Désorienté, je n'ai pas su quoi répondre et je crois avoir bredouillé quelque chose d'inaudible. Je n'avais ni la force, ni le courage, ni le culot d'insister pour qu'elle reste, ni pour lui proposer de l'accompagner. Et voilà que j'étais seul face à un nouveau challenge, celui qui attend toute personne ayant bravé les couvres-feux pour rencontrer l'ivresse : rentrer chez soi indemne.

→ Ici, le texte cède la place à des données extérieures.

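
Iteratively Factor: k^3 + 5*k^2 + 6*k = (k)*(k^2 + 5*k + 6) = k*(k + 3)*(k + 2)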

J'ai d'abord empoigné mon portable pour générer une attestation de sortie bidon, celle correspondant à la nécessité de récupérer des "produits de soin". Je me suis dit "Je ne suis pas un menteur, l'alcool soigne mon esprit trop lourd !". Mon second réflexe fut de taper sur Google Maps "pharmacie de garde", et j'ai tenté de mémoriser ceux qui se trouvaient sur mon trajet afin de prétendre m'y rendre en cas de contrôle.
Je risquais la double peine : conduite en état d'ébriété (évidemment stupide, faites plutôt comme Lola si vous sortez) doublée de l'amende pour sortie non-autorisée en temps de couvre-feu. Sauvé par de tristes réalités que j'ai pu constater, comme le contrôle au faciès qui ne visait pas ma gueule de babtou, ou l'avantage de conduire une berline semblable à celle des chauffeurs de VTC, j'ai finalement réussi ma mission...
Puisse-t-elle vous inspirer, ou à la rigueur, vous informer. J'ignore encore si je suis auteur ou journaliste.